В политике Мееле придерживалась тех же взглядов, что я, мои сестры и брат. Они рассказывали мне — в 1933 году я была далеко от Германии, — как храбро и разумно вела себя Мееле в эту тяжелую пору. Как она часами простаивала в подвале нашего дома у отопительного котла, заботясь о том, чтобы успеть до прихода нацистов сжечь все крамольные книги и бумаги, среди которых много было и моих. И вскоре нацисты явились. Во время многочисленных обысков Мееле держалась спокойно и уверенно. Именно Мееле предостерегла меня, когда мы с ней снова свиделись: «Они всякий раз о тебе спрашивали и говорили: она от нас не уйдет».

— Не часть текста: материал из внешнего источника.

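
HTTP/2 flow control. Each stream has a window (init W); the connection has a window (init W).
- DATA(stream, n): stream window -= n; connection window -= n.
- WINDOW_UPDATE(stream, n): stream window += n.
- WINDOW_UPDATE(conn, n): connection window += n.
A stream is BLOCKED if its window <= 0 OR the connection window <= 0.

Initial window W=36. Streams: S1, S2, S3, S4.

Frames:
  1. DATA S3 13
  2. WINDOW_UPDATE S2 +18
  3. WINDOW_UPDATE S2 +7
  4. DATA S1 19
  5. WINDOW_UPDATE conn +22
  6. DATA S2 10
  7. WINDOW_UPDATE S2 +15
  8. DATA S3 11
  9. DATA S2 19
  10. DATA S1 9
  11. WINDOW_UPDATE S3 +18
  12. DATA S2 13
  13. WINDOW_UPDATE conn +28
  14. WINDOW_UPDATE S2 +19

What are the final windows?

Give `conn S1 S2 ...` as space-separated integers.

Answer: -8 8 53 30 36

Derivation:
Op 1: conn=23 S1=36 S2=36 S3=23 S4=36 blocked=[]
Op 2: conn=23 S1=36 S2=54 S3=23 S4=36 blocked=[]
Op 3: conn=23 S1=36 S2=61 S3=23 S4=36 blocked=[]
Op 4: conn=4 S1=17 S2=61 S3=23 S4=36 blocked=[]
Op 5: conn=26 S1=17 S2=61 S3=23 S4=36 blocked=[]
Op 6: conn=16 S1=17 S2=51 S3=23 S4=36 blocked=[]
Op 7: conn=16 S1=17 S2=66 S3=23 S4=36 blocked=[]
Op 8: conn=5 S1=17 S2=66 S3=12 S4=36 blocked=[]
Op 9: conn=-14 S1=17 S2=47 S3=12 S4=36 blocked=[1, 2, 3, 4]
Op 10: conn=-23 S1=8 S2=47 S3=12 S4=36 blocked=[1, 2, 3, 4]
Op 11: conn=-23 S1=8 S2=47 S3=30 S4=36 blocked=[1, 2, 3, 4]
Op 12: conn=-36 S1=8 S2=34 S3=30 S4=36 blocked=[1, 2, 3, 4]
Op 13: conn=-8 S1=8 S2=34 S3=30 S4=36 blocked=[1, 2, 3, 4]
Op 14: conn=-8 S1=8 S2=53 S3=30 S4=36 blocked=[1, 2, 3, 4]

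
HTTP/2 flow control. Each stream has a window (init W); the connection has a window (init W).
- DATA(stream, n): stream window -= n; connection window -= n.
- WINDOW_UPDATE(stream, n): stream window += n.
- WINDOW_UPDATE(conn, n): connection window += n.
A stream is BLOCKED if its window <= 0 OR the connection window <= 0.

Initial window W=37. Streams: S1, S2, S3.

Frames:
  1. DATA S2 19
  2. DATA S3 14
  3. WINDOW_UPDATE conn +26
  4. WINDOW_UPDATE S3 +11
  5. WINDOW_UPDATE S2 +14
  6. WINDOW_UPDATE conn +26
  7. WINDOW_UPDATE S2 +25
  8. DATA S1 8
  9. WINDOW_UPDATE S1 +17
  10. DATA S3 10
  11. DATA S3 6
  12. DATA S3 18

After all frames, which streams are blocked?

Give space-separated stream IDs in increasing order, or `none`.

Answer: S3

Derivation:
Op 1: conn=18 S1=37 S2=18 S3=37 blocked=[]
Op 2: conn=4 S1=37 S2=18 S3=23 blocked=[]
Op 3: conn=30 S1=37 S2=18 S3=23 blocked=[]
Op 4: conn=30 S1=37 S2=18 S3=34 blocked=[]
Op 5: conn=30 S1=37 S2=32 S3=34 blocked=[]
Op 6: conn=56 S1=37 S2=32 S3=34 blocked=[]
Op 7: conn=56 S1=37 S2=57 S3=34 blocked=[]
Op 8: conn=48 S1=29 S2=57 S3=34 blocked=[]
Op 9: conn=48 S1=46 S2=57 S3=34 blocked=[]
Op 10: conn=38 S1=46 S2=57 S3=24 blocked=[]
Op 11: conn=32 S1=46 S2=57 S3=18 blocked=[]
Op 12: conn=14 S1=46 S2=57 S3=0 blocked=[3]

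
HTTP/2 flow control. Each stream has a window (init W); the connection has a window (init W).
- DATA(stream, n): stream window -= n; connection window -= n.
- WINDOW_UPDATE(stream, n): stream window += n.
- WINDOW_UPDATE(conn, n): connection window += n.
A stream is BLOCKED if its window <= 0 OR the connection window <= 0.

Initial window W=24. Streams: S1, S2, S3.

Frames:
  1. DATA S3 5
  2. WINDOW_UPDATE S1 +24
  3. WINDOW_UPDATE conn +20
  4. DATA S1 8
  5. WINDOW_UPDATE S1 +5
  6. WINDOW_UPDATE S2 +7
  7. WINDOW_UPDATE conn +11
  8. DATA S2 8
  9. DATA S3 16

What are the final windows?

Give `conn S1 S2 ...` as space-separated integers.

Op 1: conn=19 S1=24 S2=24 S3=19 blocked=[]
Op 2: conn=19 S1=48 S2=24 S3=19 blocked=[]
Op 3: conn=39 S1=48 S2=24 S3=19 blocked=[]
Op 4: conn=31 S1=40 S2=24 S3=19 blocked=[]
Op 5: conn=31 S1=45 S2=24 S3=19 blocked=[]
Op 6: conn=31 S1=45 S2=31 S3=19 blocked=[]
Op 7: conn=42 S1=45 S2=31 S3=19 blocked=[]
Op 8: conn=34 S1=45 S2=23 S3=19 blocked=[]
Op 9: conn=18 S1=45 S2=23 S3=3 blocked=[]

Answer: 18 45 23 3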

Мееле плакала, когда отец, жизнь которого была в опасности, вынужден был покинуть родину. Она сжимала кулаки от ярости, когда его книги и статьи, ради создания которых ей с таким трудом удавалось утихомиривать шестерых детей, в 1934 году были уничтожены. «Они называют себя рабочей партией, а ведь все, что писал ваш отец, было направлено на улучшение жизни этих, самых рабочих». Вскоре после этого ей пришлось принять нелегкое решение. Семья готовилась последовать за отцом. Ехать ли ей тоже? Она, дочь солдата, вольна была остаться на родине, где, имея прекрасную рекомендацию, легко нашла бы место. Кроме того, один пожилой, солидный дорожный мастер в последние недели повадился ходить к Мееле пить кофе. А в этом отношении жизнь ее не баловала. Если же она поедет с семьей, то ее ждет чужая страна с чужим языком и плохие материальные условия, которые даже не гарантируют ей жалованья.

Мееле решила в пользу семьи.

Когда я после нескольких лет вновь встретилась с родителями, Мееле спросила меня, не перейти ли ей ко мне, ухаживать за моими детьми, и в восторге обняла меня, когда я с благодарностью приняла ее предложение. Она показалась мне старше своих лет, но, возможно, это было связано с моим ви́дением. Я всегда знала ее старой. Мееле, пришедшая к нам двадцати трех лет от роду, казалась мне, ребенку, старухой, и старухой же она показалась мне тридцатилетней.

Как выглядела Мееле? Волосы ее всегда мне помнятся седыми, у нее был длинный прямой нос, зеленоватые глаза, черные ресницы, узкий рот и такое множество веснушек, что они из-за тесноты буквально сливались воедино. Мееле была маленькая и вся какая-то очень аппетитная, она даже за самой черной работой всегда казалась опрятной. Она любила посмеяться вместе с нами, но у нее бывали приступы плохого настроения, которое, в ожидании лучших часов, передавалось и нам, детям.

После завтрака я вышла из дому и начала колоть дрова. Всю тяжелую работу — заготовить дрова на зиму, таскать из сарая уголь, выгребать и выносить золу — я взяла на себя. Колоть дрова мне доставляло удовольствие — чистая работа, требующая силы и ловкости, и результат к тому же налицо.

Как прекрасно пахнет дерево! Какой ясный денек! Все могло бы быть так хорошо!

Гитлер не терял времени даром. Его войска захватили Богемию и Моравию. Равнины Чехословакии лежали теперь перед ним как на тарелочке. Ими он тоже завладеет. Может быть, тогда он почувствует себя достаточно сильным, чтобы начать войну.

Коли, топор, коли!

Начать войну?

А разве не шла она уже два года в Испании, где много моих друзей сражались в интернациональных бригадах? Как мне хотелось бы сейчас быть там, с ними, вместо того чтобы держать оборону здесь, с двумя детьми, одной старухой и дюжиной коров.

— Ты совсем меня не слушаешь, — Франк, укладывавший дрова в поленницу, с укоризной смотрел на меня.